Altro esempio a mio parere che lascia perplessi è l’utilissima legge sullo stalking, nome che disorienta il lettore comune.
Stefano:
Vorrei denunciare anche le irritanti locuzioni ‘split payment’ e ‘reverse charge’ introdotte di recente nell’ambito della contabilità finanziaria della Pubblica Ammninistrazione …
Licia:
@Carlo, anche in questo caso nell’articolo 612 bis del codice penale, modificato con il decreto legge 23 febbraio 2009 n. 11, viene usata terminologia italiana, atti persecutori, ossia “un insieme di condotte vessatorie, sotto forma di minaccia, molestia, atti lesivi continuati che inducono nella persona che le subisce un disagio psichico e fisico e un ragionevole senso di timore”: è la conferma che il diritto italiano riesce a denominare i concetti ricorrendo a risorse lessicali dell’italiano (nel testo di codice e decreto non appare mai l’anglicismo stalking).
C’è quindi una discrepanza tra la terminologia giuridica e il nome comunemente usata dai media e anche nei siti governativi, con tutti gli svantaggi che comportano i concetti che non sono denominati in modo univoco. Detto questo, non classificherei stalking come anglicismo superfluo ma utile, anche perché è un internazionalismo: è usato infatti in parecchie lingue, tra cui il francese e il tedesco. Inoltre, è in uso in italiano ormai da una ventina di anni e identifica il concetto in modo inequivocabile.

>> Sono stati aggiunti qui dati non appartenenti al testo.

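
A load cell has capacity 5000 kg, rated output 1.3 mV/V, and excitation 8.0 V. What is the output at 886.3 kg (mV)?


Vout = rated_output * Vex * (load / capacity).
Vout = 1.3 * 8.0 * (886.3 / 5000)
Vout = 1.3 * 8.0 * 0.17726
Vout = 1.844 mV

1.844 mV


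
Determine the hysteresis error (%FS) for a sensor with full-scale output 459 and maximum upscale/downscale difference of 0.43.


Hysteresis = (max difference / full scale) * 100%.
H = (0.43 / 459) * 100
H = 0.094 %FS

0.094 %FS


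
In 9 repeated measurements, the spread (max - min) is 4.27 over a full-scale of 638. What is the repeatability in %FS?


Repeatability = (spread / full scale) * 100%.
R = (4.27 / 638) * 100
R = 0.669 %FS

0.669 %FS


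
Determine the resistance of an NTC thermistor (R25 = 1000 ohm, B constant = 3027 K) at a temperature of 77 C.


NTC thermistor equation: Rt = R25 * exp(B * (1/T - 1/T25)).
T in Kelvin: 350.15 K, T25 = 298.15 K
1/T - 1/T25 = 1/350.15 - 1/298.15 = -0.0004981
B * (1/T - 1/T25) = 3027 * -0.0004981 = -1.5077
Rt = 1000 * exp(-1.5077) = 221.4 ohm

221.4 ohm


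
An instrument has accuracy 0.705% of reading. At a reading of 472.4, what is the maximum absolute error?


Absolute error = (accuracy% / 100) * reading.
Error = (0.705 / 100) * 472.4
Error = 0.00705 * 472.4
Error = 3.3304

3.3304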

@Stefano, grazie per gli esempi. Non ho competenze in materia, ma se esiste già il termine scissione dei pagamenti (sito Agenzia delle Entrate), a cosa serve l’anglicismo?
Luciano:
Sono d’accordo anche hamburger andrebbe evitato, meglio polpetta schiacciata
Carlo:
Riguardo lo stalking ho trovato questa interessante pagina sul sito dell’Accademia della Crusca:
http://www.accademiadellacrusca.it/it/lingua-italiana/consulenza-linguistica/domande-risposte/inglese-stalking-italiano
Licia:
@Carlo, grazie, riferimento molto interessante. Riporto alcune frasi significative:
[…] Come spesso accade, il forestierismo, non essendo trasparente nella sua motivazione etimologica, si offre come “contenitore ideale” di un significato che fa riferimento a una realtà molto complessa, tanto nelle forme che può assumere, quanto nella tipologia dei protagonisti.
[…] Si tratta in effetti di una voce di indubbio successo, non solo nel nostro paese: da un sondaggio condotto in rete il 30 ottobre scorso, le occorrenze in tutte le lingue di stalking raggiungono 28.700.000. Tra le lingue europee la nostra sembra essere una delle più recettive (1.770.000 risultati), seguita dal tedesco (1.240.000) e, a molto distanza, dallo spagnolo (481.000) e dal francese (309.000).
[…] Di fronte all’alta resa funzionale del termine inglese, gli equivalenti italiani usati in giurisprudenza [atti persecutori] e in psichiatria [molestie assillanti] non mostrano la stessa immediatezza e non rispondono alle esigenze dello stile giornalistico.